Funding your franchise is one of your most important considerations as you map out your business plan. Toward that end, we’ve partnered with FranFund, rated the #1 firm in the Funding Category by Entrepreneur Magazine since 2018. The folks at FranFund will help you find a funding solution that best fits your current situation. Together, our goal is to create a pathway to “make it happen” for you.

When you’re ready, here’s your entry into the Right Hand Senior Care FranFund portal. You can start your funding process off with confidence after going through our simple pre-approval system.

Funding Your Future Business

Finance options most commonly can include 401K rollovers (ROBS program), SBA loans, Signature or Unsecured loans, or HELOC (Home Equity Lines of Credit). Each has its own advantages and disadvantages and the folks at FranFund will help you figure out which is the right option for you.

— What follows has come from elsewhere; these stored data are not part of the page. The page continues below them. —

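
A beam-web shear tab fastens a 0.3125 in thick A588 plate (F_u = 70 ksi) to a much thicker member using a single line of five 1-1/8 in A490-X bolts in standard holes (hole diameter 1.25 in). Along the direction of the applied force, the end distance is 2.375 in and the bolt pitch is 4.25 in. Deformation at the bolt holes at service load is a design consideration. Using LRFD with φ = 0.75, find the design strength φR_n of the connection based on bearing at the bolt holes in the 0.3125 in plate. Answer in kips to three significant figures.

Per bolt r_n = 1.2 l_c t F_u ≤ 2.4 d t F_u; upper limit = 2.4 × 1.125 × 0.3125 × 70 = 59.06 kips.
Edge bolt: l_c = 2.375 − 1.25/2 = 1.75 in → 1.2 × 1.75 × 0.3125 × 70 = 45.94 → r_n = 45.94 kips.
Interior bolts: l_c = 4.25 − 1.25 = 3 in → 1.2 × 3 × 0.3125 × 70 = 78.75 → r_n = 59.06 kips.
R_n = 1 × 45.94 + 4 × 59.06 = 282.2 kips.
Design strength φR_n = 0.75 × 282.2 = 212 kips.

212 kips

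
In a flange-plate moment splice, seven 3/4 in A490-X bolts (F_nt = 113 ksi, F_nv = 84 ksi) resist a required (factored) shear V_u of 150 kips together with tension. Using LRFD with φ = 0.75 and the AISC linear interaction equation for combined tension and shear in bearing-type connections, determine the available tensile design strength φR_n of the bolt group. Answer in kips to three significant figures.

A_b = π·0.75²/4 = 0.4418 in²; f_rv = 150 / (7 × 0.4418) = 48.5 ksi.
F'_nt = 1.3 F_nt − (F_nt / φF_nv) f_rv = 1.3·113 − (113/(0.75·84))·48.5 = 59.9 ksi, capped at F_nt → F'_nt = 59.9 ksi.
R_n = F'_nt · A_b · n = 59.9 × 0.4418 × 7 = 185.2 kips.
Design strength φR_n = 0.75 × 185.2 = 139 kips.

139 kips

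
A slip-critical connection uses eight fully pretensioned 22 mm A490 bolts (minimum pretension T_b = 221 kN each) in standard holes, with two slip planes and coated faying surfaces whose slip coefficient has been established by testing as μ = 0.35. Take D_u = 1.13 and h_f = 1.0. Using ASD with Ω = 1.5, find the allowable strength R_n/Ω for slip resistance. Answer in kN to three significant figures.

932 kN

R_n = μ · D_u · h_f · T_b · n_s · n_b = 0.35 × 1.13 × 1.0 × 221 × 2 × 8 = 1398 kN.
Allowable strength R_n/Ω = 1398 / 1.5 = 932 kN.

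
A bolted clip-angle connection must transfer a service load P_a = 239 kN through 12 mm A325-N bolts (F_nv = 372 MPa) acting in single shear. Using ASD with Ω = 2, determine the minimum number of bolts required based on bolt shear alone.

A_b = π·12²/4 = 113.1 mm².
Per-bolt allowable strength R_n/Ω = 372 × 113.1 × 1 / 1000 / 2 = 21.04 kN.
n ≥ 239 / 21.04 = 11.36 → use 12 bolts.

12 bolts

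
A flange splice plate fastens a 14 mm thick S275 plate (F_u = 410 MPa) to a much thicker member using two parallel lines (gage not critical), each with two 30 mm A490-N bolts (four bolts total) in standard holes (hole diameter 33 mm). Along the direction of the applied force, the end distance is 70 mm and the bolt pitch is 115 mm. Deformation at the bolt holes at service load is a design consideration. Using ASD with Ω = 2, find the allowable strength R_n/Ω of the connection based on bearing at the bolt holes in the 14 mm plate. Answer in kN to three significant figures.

782 kN

Per bolt r_n = 1.2 l_c t F_u ≤ 2.4 d t F_u; upper limit = 2.4 × 30 × 14 × 410 / 1000 = 413.3 kN.
Edge bolt: l_c = 70 − 33/2 = 53.5 mm → 1.2 × 53.5 × 14 × 410 / 1000 = 368.5 → r_n = 368.5 kN.
Interior bolts: l_c = 115 − 33 = 82 mm → 1.2 × 82 × 14 × 410 / 1000 = 564.8 → r_n = 413.3 kN.
R_n = 2 × 368.5 + 2 × 413.3 = 1564 kN.
Allowable strength R_n/Ω = 1564 / 2 = 782 kN.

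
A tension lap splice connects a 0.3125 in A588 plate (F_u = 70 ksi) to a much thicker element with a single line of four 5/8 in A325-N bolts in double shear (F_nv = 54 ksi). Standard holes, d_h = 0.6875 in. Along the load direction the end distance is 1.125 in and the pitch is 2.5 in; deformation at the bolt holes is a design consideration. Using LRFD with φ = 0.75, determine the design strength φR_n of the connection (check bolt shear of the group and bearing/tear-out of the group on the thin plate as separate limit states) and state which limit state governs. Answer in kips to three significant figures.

Bolt shear: A_b = π·0.625²/4 = 0.3068 in²; R_n = 54 × 0.3068 × 4 × 2 = 132.5 kips → 0.75 × 132.5 = 99.4 kips.
Bearing (1.2 l_c t F_u ≤ 2.4 d t F_u): upper limit = 2.4·0.625·0.3125·70 = 32.81 kips.
  Edge l_c = 1.125 − 0.6875/2 = 0.7812 → r_n = 20.51 kips; interior l_c = 2.5 − 0.6875 = 1.812 → r_n = 32.81 kips.
  R_n,bearing = 1·20.51 + 3·32.81 = 118.9 kips → 0.75 × 118.9 = 89.2 kips.
Bearing governs: 89.2 kips.

89.2 kips (bearing governs)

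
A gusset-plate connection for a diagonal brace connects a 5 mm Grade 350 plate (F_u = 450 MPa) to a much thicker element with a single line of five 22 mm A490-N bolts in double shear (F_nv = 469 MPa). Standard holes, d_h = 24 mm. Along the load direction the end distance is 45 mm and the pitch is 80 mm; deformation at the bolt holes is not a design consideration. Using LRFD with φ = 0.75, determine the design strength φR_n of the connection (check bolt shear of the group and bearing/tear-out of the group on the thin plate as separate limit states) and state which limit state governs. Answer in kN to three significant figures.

Bolt shear: A_b = π·22²/4 = 380.1 mm²; R_n = 469 × 380.1 × 5 × 2 / 1000 = 1783 kN → 0.75 × 1783 = 1340 kN.
Bearing (1.5 l_c t F_u ≤ 3.0 d t F_u): upper limit = 3.0·22·5·450 / 1000 = 148.5 kN.
  Edge l_c = 45 − 24/2 = 33 → r_n = 111.4 kN; interior l_c = 80 − 24 = 56 → r_n = 148.5 kN.
  R_n,bearing = 1·111.4 + 4·148.5 = 705.4 kN → 0.75 × 705.4 = 529 kN.
Bearing governs: 529 kN.

529 kN (bearing governs)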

Here’s an overview of these funding methods including pros and cons and typical requirements for each.

401k Rollovers

While we typically refer to them as 401k rollovers this type of funding can be achieved from a number of different retirement investment accounts. 401k rollovers allow you to invest up to 100% of your retirement funds into your own business without paying any early withdrawal penalties or taxes and are an extremely popular method for franchise funding.

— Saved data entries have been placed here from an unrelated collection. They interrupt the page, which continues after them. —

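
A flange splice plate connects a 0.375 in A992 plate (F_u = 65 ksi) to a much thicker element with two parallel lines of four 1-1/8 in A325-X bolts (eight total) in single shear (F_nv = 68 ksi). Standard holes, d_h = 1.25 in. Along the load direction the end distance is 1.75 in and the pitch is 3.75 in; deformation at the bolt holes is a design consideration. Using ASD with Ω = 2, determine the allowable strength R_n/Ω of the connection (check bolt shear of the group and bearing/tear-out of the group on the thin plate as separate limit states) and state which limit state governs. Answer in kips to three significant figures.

230 kips (bearing governs)

Bolt shear: A_b = π·1.125²/4 = 0.994 in²; R_n = 68 × 0.994 × 8 × 1 = 540.7 kips → 540.7 / 2 = 270 kips.
Bearing (1.2 l_c t F_u ≤ 2.4 d t F_u): upper limit = 2.4·1.125·0.375·65 = 65.81 kips.
  Edge l_c = 1.75 − 1.25/2 = 1.125 → r_n = 32.91 kips; interior l_c = 3.75 − 1.25 = 2.5 → r_n = 65.81 kips.
  R_n,bearing = 2·32.91 + 6·65.81 = 460.7 kips → 460.7 / 2 = 230 kips.
Bearing governs: 230 kips.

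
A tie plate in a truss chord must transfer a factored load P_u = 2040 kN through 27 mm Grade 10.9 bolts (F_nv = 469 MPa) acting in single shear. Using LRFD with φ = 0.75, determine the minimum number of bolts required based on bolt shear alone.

A_b = π·27²/4 = 572.6 mm².
Per-bolt design strength φR_n = 0.75 × 469 × 572.6 × 1 / 1000 = 201.4 kN.
n ≥ 2040 / 201.4 = 10.13 → use 11 bolts.

11 bolts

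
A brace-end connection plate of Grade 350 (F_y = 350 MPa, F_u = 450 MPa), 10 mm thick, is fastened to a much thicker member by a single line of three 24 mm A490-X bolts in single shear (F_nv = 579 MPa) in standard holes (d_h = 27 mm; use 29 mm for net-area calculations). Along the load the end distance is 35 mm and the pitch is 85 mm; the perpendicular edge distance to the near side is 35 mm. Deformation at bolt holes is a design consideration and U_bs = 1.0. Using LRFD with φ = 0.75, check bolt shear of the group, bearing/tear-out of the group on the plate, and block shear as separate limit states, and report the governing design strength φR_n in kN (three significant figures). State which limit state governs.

Bolt shear: A_b = π·24²/4 = 452.4 mm²; R_n = 579 × 452.4 × 3 × 1 / 1000 = 785.8 kN → 0.75 × 785.8 = 589 kN.
Bearing: edge l_c = 21.5, r_n = 116.1 kN; interior l_c = 58, r_n = 259.2 kN; R_n = 116.1 + 2·259.2 = 634.5 kN → 476 kN.
Block shear: A_gv = 2050, A_nv = 1325, A_nt = 205 mm²; R_n = min(0.6F_uA_nv, 0.6F_yA_gv) + U_bs·F_u·A_nt = 450 kN → 338 kN.
Block shear governs: 338 kN.

338 kN (block shear governs)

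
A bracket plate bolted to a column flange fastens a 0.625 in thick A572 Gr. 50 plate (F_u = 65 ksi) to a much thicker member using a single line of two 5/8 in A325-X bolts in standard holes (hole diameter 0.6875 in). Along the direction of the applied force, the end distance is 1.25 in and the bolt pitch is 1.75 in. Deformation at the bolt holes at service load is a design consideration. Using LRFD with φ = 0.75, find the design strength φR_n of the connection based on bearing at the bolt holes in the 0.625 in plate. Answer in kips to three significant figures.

Per bolt r_n = 1.2 l_c t F_u ≤ 2.4 d t F_u; upper limit = 2.4 × 0.625 × 0.625 × 65 = 60.94 kips.
Edge bolt: l_c = 1.25 − 0.6875/2 = 0.9062 in → 1.2 × 0.9062 × 0.625 × 65 = 44.18 → r_n = 44.18 kips.
Interior bolts: l_c = 1.75 − 0.6875 = 1.062 in → 1.2 × 1.062 × 0.625 × 65 = 51.8 → r_n = 51.8 kips.
R_n = 1 × 44.18 + 1 × 51.8 = 95.98 kips.
Design strength φR_n = 0.75 × 95.98 = 72 kips.

72 kips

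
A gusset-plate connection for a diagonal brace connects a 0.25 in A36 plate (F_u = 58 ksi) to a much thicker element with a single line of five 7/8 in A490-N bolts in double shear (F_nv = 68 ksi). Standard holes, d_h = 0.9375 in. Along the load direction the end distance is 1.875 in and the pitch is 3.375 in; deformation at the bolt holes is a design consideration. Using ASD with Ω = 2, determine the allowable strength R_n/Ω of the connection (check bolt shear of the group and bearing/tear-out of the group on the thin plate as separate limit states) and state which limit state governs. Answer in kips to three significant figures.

73.1 kips (bearing governs)

Bolt shear: A_b = π·0.875²/4 = 0.6013 in²; R_n = 68 × 0.6013 × 5 × 2 = 408.9 kips → 408.9 / 2 = 204 kips.
Bearing (1.2 l_c t F_u ≤ 2.4 d t F_u): upper limit = 2.4·0.875·0.25·58 = 30.45 kips.
  Edge l_c = 1.875 − 0.9375/2 = 1.406 → r_n = 24.47 kips; interior l_c = 3.375 − 0.9375 = 2.438 → r_n = 30.45 kips.
  R_n,bearing = 1·24.47 + 4·30.45 = 146.3 kips → 146.3 / 2 = 73.1 kips.
Bearing governs: 73.1 kips.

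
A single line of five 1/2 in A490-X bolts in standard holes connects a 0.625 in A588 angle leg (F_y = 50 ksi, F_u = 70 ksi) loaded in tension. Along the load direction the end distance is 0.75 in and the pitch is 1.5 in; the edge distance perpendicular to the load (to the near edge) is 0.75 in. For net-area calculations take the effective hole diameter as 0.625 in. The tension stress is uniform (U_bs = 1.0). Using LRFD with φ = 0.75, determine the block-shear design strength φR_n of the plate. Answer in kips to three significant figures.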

This can also help you meet cash injection qualifications for other funding sources such as SBA and unsecured loans. 401k rollovers can offer several advantages, including less debt which accelerates profitability, immediate salary for owners, employee benefits and more. They can be secured in as little as a few weeks.

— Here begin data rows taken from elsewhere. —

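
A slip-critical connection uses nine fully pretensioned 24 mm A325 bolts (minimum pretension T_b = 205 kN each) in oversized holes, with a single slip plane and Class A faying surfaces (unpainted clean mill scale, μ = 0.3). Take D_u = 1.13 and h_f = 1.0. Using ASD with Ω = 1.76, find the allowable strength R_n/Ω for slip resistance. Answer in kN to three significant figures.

355 kN

R_n = μ · D_u · h_f · T_b · n_s · n_b = 0.3 × 1.13 × 1.0 × 205 × 1 × 9 = 625.5 kN.
Allowable strength R_n/Ω = 625.5 / 1.76 = 355 kN.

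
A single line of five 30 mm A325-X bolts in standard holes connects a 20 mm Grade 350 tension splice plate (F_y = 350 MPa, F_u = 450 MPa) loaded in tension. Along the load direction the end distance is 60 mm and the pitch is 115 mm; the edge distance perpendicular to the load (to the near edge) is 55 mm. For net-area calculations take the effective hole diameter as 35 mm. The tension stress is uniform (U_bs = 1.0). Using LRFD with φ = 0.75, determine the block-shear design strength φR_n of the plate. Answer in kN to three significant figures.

1720 kN

Shear plane L_v = 60 + 4·115 = 520 mm; A_gv = 520 × 20 = 10400 mm².
A_nv = (520 − 4.5·35) × 20 = 7250 mm².
A_nt = (55 − 0.5·35) × 20 = 750 mm².
0.6 F_u A_nv = 1958 kN; 0.6 F_y A_gv = 2184 kN → shear rupture governs the shear term.
R_n = 1958 + 1.0 × 450 × 750 / 1000 = 2295 kN.
Design strength φR_n = 0.75 × 2295 = 1720 kN.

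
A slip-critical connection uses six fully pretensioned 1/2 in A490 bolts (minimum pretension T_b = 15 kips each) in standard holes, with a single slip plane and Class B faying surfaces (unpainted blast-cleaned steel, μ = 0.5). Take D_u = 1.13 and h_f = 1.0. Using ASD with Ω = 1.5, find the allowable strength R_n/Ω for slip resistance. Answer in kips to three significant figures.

R_n = μ · D_u · h_f · T_b · n_s · n_b = 0.5 × 1.13 × 1.0 × 15 × 1 × 6 = 50.85 kips.
Allowable strength R_n/Ω = 50.85 / 1.5 = 33.9 kips.

33.9 kips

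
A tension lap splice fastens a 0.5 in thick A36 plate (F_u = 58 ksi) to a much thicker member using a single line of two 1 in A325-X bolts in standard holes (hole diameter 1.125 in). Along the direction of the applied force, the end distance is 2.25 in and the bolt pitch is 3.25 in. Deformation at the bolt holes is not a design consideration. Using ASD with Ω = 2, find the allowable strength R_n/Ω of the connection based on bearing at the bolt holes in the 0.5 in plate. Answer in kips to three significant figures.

80.2 kips

Per bolt r_n = 1.5 l_c t F_u ≤ 3.0 d t F_u; upper limit = 3.0 × 1 × 0.5 × 58 = 87 kips.
Edge bolt: l_c = 2.25 − 1.125/2 = 1.688 in → 1.5 × 1.688 × 0.5 × 58 = 73.41 → r_n = 73.41 kips.
Interior bolts: l_c = 3.25 − 1.125 = 2.125 in → 1.5 × 2.125 × 0.5 × 58 = 92.44 → r_n = 87 kips.
R_n = 1 × 73.41 + 1 × 87 = 160.4 kips.
Allowable strength R_n/Ω = 160.4 / 2 = 80.2 kips.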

There are several reasons why it’s better to use your 401k vs. savings or taking out a loan. First, the money in the 401k is pre-tax dollars. The money coming out of savings is after-tax dollars. And, if you opt for a loan, you’ll repay the loan with interest. Not so with a 401k rollover. Another good point is that using a 401k is great for an exit strategy: when the business is sold, all of the proceeds roll back into a retirement plan and aren’t taxed until distribution.

Unsecured Loans

Often referred to as a “signature loan” an unsecured loan is simply a loan that’s extended to a borrower based on their good credit and requires no collateral. Typically to qualify for an unsecured loan a borrower will need a minimum credit score of 700, have no derogatory credit statements and have less than 40% use of current credit accounts such as credit cards and other lines of credit. Unsecured loans can be secured in as little as two weeks.

SBA Loans

While the SBA (Small Business Administration) does not actually provide loans they’ll offer a loan guarantee on up to 90% of the loan to qualified borrowers making the loan more attractive and less risky to the actual lender. SBA loans can be a great method for funding your franchise. Most SBA loans can be secured within 60-90 days.

Home Equity Lines of Credit

Home equity lines of credit can be a relatively low-cost method of funding your franchise. Home equity lines will typically cost 1%-3% of the value of your home with interest rates ranging from 5%-10% depending on your credit. A home equity line can be established in 30-60 days.